Das Bedürfnis der Menschen mit einer Behinderung nach einem geregelten Tagesablauf, nach dem Kontakt mit den Betreuern, den Stiftsmitarbeitern und den Kollegen, sei jedoch in den vergangenen Wochen deutlich spürbar gewesen, wie auch Bernd Schäufele berichten kann. „Zu Hause wird es mit der Zeit eintönig, der Tagesrhythmus und die Interaktion mit den Arbeitskollegen fehlen. Gerade Menschen mit einer geistigen Behinderung brauchen viel Rückmeldung und Bestätigung. Die Arbeit ist da ein gutes Medium, sich auf etwas anderes als auf sich selbst zu fokussieren. Da bekommt das Thema Arbeit einen hohen und sinnhaften Stellenwert.“
Diesen Ausführungen kann sich Matthias Rueß, Leiter der Christophorus-Werkstatt der Stiftung Haus Lindenhof, nur anschließen. „Ein Großteil ihrer Sozialstruktur findet in der Werkstatt statt. Und In den letzten Wochen wurde der Zustand des Wartens für sie immer schwieriger. Wir haben Rückmeldungen aus den Wohnheimen über Verhaltensauffälligkeiten bekommen. Andere verlieren ihre Tagesstruktur. Auch Angehörige haben sich bei uns gemeldet und für ihre Schützlinge gefragt, wann diese wieder in die Werkstatt kommen dürfen.“
Auch die Christophorus-Werkstatt und die Ostalb-Werkstätten stellt die Einhaltung des Abstandsgebotes
vor bisher ungekannte Schwierigkeiten. Denn laut Corona-Verordnung sollten die Arbeitsgruppen je nach Wohnform gebildet werden. Das sei im regulären Betrieb nicht üblich, wie beide Werkstätten-Leiter bestätigen. Demnach könnten beispielsweise Mitarbeiter, die bei ihrer Familie wohnen, nicht mit jenen zusammenarbeiten, die im Samariterstift oder im Haus Lindenhof eine Unterkunft haben. „Wenn in einem Wohnheim der Virus ausbrechen sollte, kann die Verbreitung sehr schnell gehen. In den Ostalb-Werkstätten haben wir uns daher ein Konzept überlegt und mischen die verschiedenen (Arbeits-)Gruppen nicht.“, führt der Leiter der Ostalb-Werktstätten weiter aus.

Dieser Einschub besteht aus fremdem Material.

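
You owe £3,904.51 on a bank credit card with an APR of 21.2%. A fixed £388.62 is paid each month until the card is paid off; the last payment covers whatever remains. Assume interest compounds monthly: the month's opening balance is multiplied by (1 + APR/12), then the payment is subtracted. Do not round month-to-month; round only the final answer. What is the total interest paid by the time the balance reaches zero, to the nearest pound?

Monthly rate r = 21.2%/12 = 1.76667% = 0.0176667.
Payoff takes n = ⌈−ln(1 − rB₀/P)/ln(1+r)⌉ = ⌈11.158⌉ = 12 payments; the last is £61.90.
Total paid = 11·£388.62 + £61.90 = £4,336.72.
Total interest = total paid − principal = £4,336.72 − £3,904.51 = £432.21.

£432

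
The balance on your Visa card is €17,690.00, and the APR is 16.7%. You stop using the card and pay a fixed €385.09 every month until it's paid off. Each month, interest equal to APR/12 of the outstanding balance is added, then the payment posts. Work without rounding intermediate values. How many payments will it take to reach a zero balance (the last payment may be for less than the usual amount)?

Monthly rate r = 16.7%/12 = 1.39167% = 0.0139167.
Recurrence: B ← B·(1+r) − €385.09.
Month 1: interest €246.19; balance after payment €17,551.10.
Month 2: interest €244.25; balance after payment €17,410.26.
Closed form: n = −ln(1 − rB₀/P)/ln(1+r) = −ln(0.36071)/ln(1.01392) ≈ 73.780, so the balance reaches zero during payment 74.

74 payments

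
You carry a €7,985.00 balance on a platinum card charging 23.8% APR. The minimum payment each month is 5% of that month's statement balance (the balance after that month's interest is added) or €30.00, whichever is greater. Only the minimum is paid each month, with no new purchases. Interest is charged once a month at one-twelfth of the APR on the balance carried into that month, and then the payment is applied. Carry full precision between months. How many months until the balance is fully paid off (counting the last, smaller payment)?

Monthly rate r = 23.8%/12 = 1.98333% = 0.0198333.
While 5% of the post-interest balance exceeds €30.00, each month B ← (B·(1+r))·(1 − 0.05), i.e. B shrinks by the factor (1+r)·0.95 = 0.96884.
This holds for months 1–83. Entering month 84 the balance is €577.11; 5% of the post-interest balance is now below €30.00, so the flat €30.00 minimum applies from here.
From month 84 a fixed €30.00 at rate r clears €577.11 in 25 more payments. Total: 83 + 25 = 108 months.

108 months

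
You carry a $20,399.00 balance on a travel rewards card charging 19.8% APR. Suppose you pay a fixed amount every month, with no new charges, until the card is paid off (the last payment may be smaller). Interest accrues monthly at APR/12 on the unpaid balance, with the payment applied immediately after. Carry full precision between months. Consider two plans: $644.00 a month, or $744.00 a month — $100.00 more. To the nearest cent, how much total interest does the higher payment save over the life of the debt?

$1,722.63

Monthly rate r = 19.8%/12 = 1.65% = 0.0165.
At $644.00/mo: n = ⌈−ln(1 − rB₀/P)/ln(1+r)⌉ = 46 payments (last $120.99); total interest = total paid − $20,399.00 = $8,701.99.
At $744.00/mo: 37 payments (last $594.36); total interest $6,979.36.
Interest saved = $8,701.99 − $6,979.36 = $1,722.63.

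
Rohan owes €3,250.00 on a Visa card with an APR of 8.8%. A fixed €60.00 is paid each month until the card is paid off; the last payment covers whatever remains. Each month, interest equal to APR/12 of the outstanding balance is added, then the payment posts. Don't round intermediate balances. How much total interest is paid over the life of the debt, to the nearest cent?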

In Ellwangen versuche das Haus Lindenhof derzeit, die Christophorus-Werkstatt auf Schulungs- und Nebenräume sowie Lagerzelte auszuweiten. Die Schwierigkeit an dieser Umgestaltung liege allerdings laut Rueß darin, mit den zur Verfügung stehenden Ressourcen auszukommen und trotz des deutlich höheren Betreuungsaufwandes in den Gruppen die Aufgaben in den Bereichen einzelne Betreuung und Bildung nicht zu vernachlässigen. „Wichtig ist, dass die Leute sicher in der Werkstatt arbeiten können. Das ist jetzt eine unserer Kernaufgaben. Aber auch alles, was damit einhergeht, muss weiter funktionieren.“
„Gerade Menschen mit einer geistigen Behinderung brauchen viel Rückmeldung und Bestätigung“, sagt Bernd Schäufele.